The Canadian blogger Phronk argues that Font Snobs are buffoons and plonkers. Phronk thinks fonts don’t matter and he’s drawn a clever flow chart to illustrate this. “A font's job is to display words” he insists, correctly. Unfortunately he adds: “So sure, that means being neutral and getting out of the words' way”, which is precisely the point being made by the Ban Comic Sans movement.

Fonts only matter if they’re visible. Like Wimbledon ballboys or manservants, the best ones - Ariel, Times, Georgia – are the ones you don’t notice at all.


  1. Yes, I've met a couple of graphic designers who were 'passionate' about fonts. And the description was actually appropriate for once.

  2. The digital equivalent of calligraphy junkies, fonts a bit of sore subject among we of the Ubuntu tribe, Wiesbaden is a cracker, both the city and the font.
    Do graffiti artists suffer from font rage I hear you all wonder.

  3. Font snobs are bores to be sure, but the real plonker here is Phronk, I suspect. His comments are on a par with someone looking at a Titian and saying "What's the big deal? I could knock that one up. I've seen better on YouTube." Typography is about far more than just fonts. It is about layout, proportion, space, choice of materials and also about time, the time it might take to read a line, a page, a chapter, a whole book, or for that matter a message flashing by on a road on railway track. This is a very subtle and sophisticated art and craft; the number of great typographers per century could be counted on the fingers of one hand, at a guess. A really well-designed page - any any medium including electronic - shows respect for and an understanding of something at the heart of Western culture and its proportions and intent would have been instantly understood by a Greek stonemason or a Roman scribe. For what it's worth, my understanding is that Microsoft's more recent fonts are the result of a great amount of care and investment among the best typographers they could find, something that, these days anyway, few if any British companies could be bothered with. So in this case, Max Res' to the Beast of Redmond.

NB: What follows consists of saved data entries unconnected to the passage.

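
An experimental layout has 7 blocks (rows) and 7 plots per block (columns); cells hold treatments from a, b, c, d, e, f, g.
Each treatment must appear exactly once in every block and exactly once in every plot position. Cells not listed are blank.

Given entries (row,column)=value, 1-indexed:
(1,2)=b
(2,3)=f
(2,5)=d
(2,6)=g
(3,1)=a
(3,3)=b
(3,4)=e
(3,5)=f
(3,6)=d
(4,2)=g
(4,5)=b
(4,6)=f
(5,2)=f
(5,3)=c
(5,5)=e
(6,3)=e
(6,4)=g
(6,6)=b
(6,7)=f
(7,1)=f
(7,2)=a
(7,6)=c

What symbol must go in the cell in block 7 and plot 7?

e

Block 3, plot 2: block 3 has {a, b, d, e, f} and plot 2 has {a, b, f, g}, leaving only c.
Block 2, plot 2: block 2 has {d, f, g} and plot 2 has {a, b, c, f, g}, leaving only e.
Block 3, plot 7: block 3 has {a, b, c, d, e, f} and plot 7 has {f}, leaving only g.
Block 5, plot 6: block 5 has {c, e, f} and plot 6 has {b, c, d, f, g}, leaving only a.
Block 1, plot 6: block 1 has {b} and plot 6 has {a, b, c, d, f, g}, leaving only e.
Block 6, plot 2: block 6 has {b, e, f, g} and plot 2 has {a, b, c, e, f, g}, leaving only d.
Block 6, plot 1: block 6 has {b, d, e, f, g} and plot 1 has {a, f}, leaving only c.
Block 2, plot 1: block 2 has {d, e, f, g} and plot 1 has {a, c, f}, leaving only b.
Block 6, plot 5: block 6 has {b, c, d, e, f, g} and plot 5 has {b, d, e, f}, leaving only a.
Block 7, plot 5: block 7 has {a, c, f} and plot 5 has {a, b, d, e, f}, leaving only g.
Block 1, plot 5: block 1 has {b, e} and plot 5 has {a, b, d, e, f, g}, leaving only c.
Block 7, plot 3: block 7 has {a, c, f, g} and plot 3 has {b, c, e, f}, leaving only d.
Block 4, plot 3: block 4 has {b, f, g} and plot 3 has {b, c, d, e, f}, leaving only a.
Block 1, plot 3: block 1 has {b, c, e} and plot 3 has {a, b, c, d, e, f}, leaving only g.
Block 1, plot 1: block 1 has {b, c, e, g} and plot 1 has {a, b, c, f}, leaving only d.
Block 1, plot 7: block 1 has {b, c, d, e, g} and plot 7 has {f, g}, leaving only a.
Block 1, plot 4: block 1 has {a, b, c, d, e, g} and plot 4 has {e, g}, leaving only f.
Block 2, plot 7: block 2 has {b, d, e, f, g} and plot 7 has {a, f, g}, leaving only c.
Block 2, plot 4: block 2 has {b, c, d, e, f, g} and plot 4 has {e, f, g}, leaving only a.
Block 4, plot 1: block 4 has {a, b, f, g} and plot 1 has {a, b, c, d, f}, leaving only e.
Block 4, plot 7: block 4 has {a, b, e, f, g} and plot 7 has {a, c, f, g}, leaving only d.
Block 4, plot 4: block 4 has {a, b, d, e, f, g} and plot 4 has {a, e, f, g}, leaving only c.
Block 5, plot 1: block 5 has {a, c, e, f} and plot 1 has {a, b, c, d, e, f}, leaving only g.
Block 5, plot 7: block 5 has {a, c, e, f, g} and plot 7 has {a, c, d, f, g}, leaving only b.
Block 7 already has {a, c, d, f, g} and plot 7 already has {a, b, c, d, f, g}, so block 7, plot 7 must be e.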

  4. Yes I found myself coming to that conclusion too, Mark. I started out to poke fun at the Font Snobs and Font Paralysis, but then realised that fonts really are important. They should subtly direct your perception without being noticed.

    At TofE I once posted my admiration for the font used in British motorway signs ('London 110' etc), which are things of great beauty and clarity.

  5. This makes the argument that Helvetica, seen as a breath of fresh air when it first started pushing out all of those curlicues that people dislike, is now so ubiquitous that it stifles creativity and has given our public spaces a bland, conformist look.

  6. Oh, hello plonkers.

    (I don't know what that means).

    Thanks for the mention, Brit. I agree with your assessment that legibility is the main concern with fonts. Most other factors are arbitrary conventions within the culture of designers. That's fine and all, unless they start proposing that the average person actually cares or has meaningful emotional reactions to them.

    Mark: When you say "typography is about more than just fonts," you're getting away from what I was commenting on. I totally agree that layout, space, materials, etc., matter quite a bit, but those are a separate issue than font.

    The comparison with art is interesting. I do think that if you get deep enough into any artistic sub-community, there will be meaningless conventions there as well. Perhaps column enthusiasts will notice that a column doesn't fall exactly in line with the Doric order, but for the average person, slight deviations don't matter at all as long as it's holding the building up.

  7. Fonts are an art form and should be respected as such.
    A good book, 3 Found Fonts http://www.amazon.co.uk/Found-Fonts-Exploration-Jake-Tilson/dp/0907508375/ref=wl_it_dp_o?ie=UTF8&coliid=I3P8ERJFPS48PP&colid=2LQ0LX298K0NZ

  8. De nada, Phronk.

    A plonker is a mild British term of abuse, phallic reference, like 'weiner'.

  9. David, you seem to have acquired a dog, how lovely.

  10. Gosh, a surfeit of fonts of all knowledge and Brit, I really admire your diplomatic skills, mild indeed!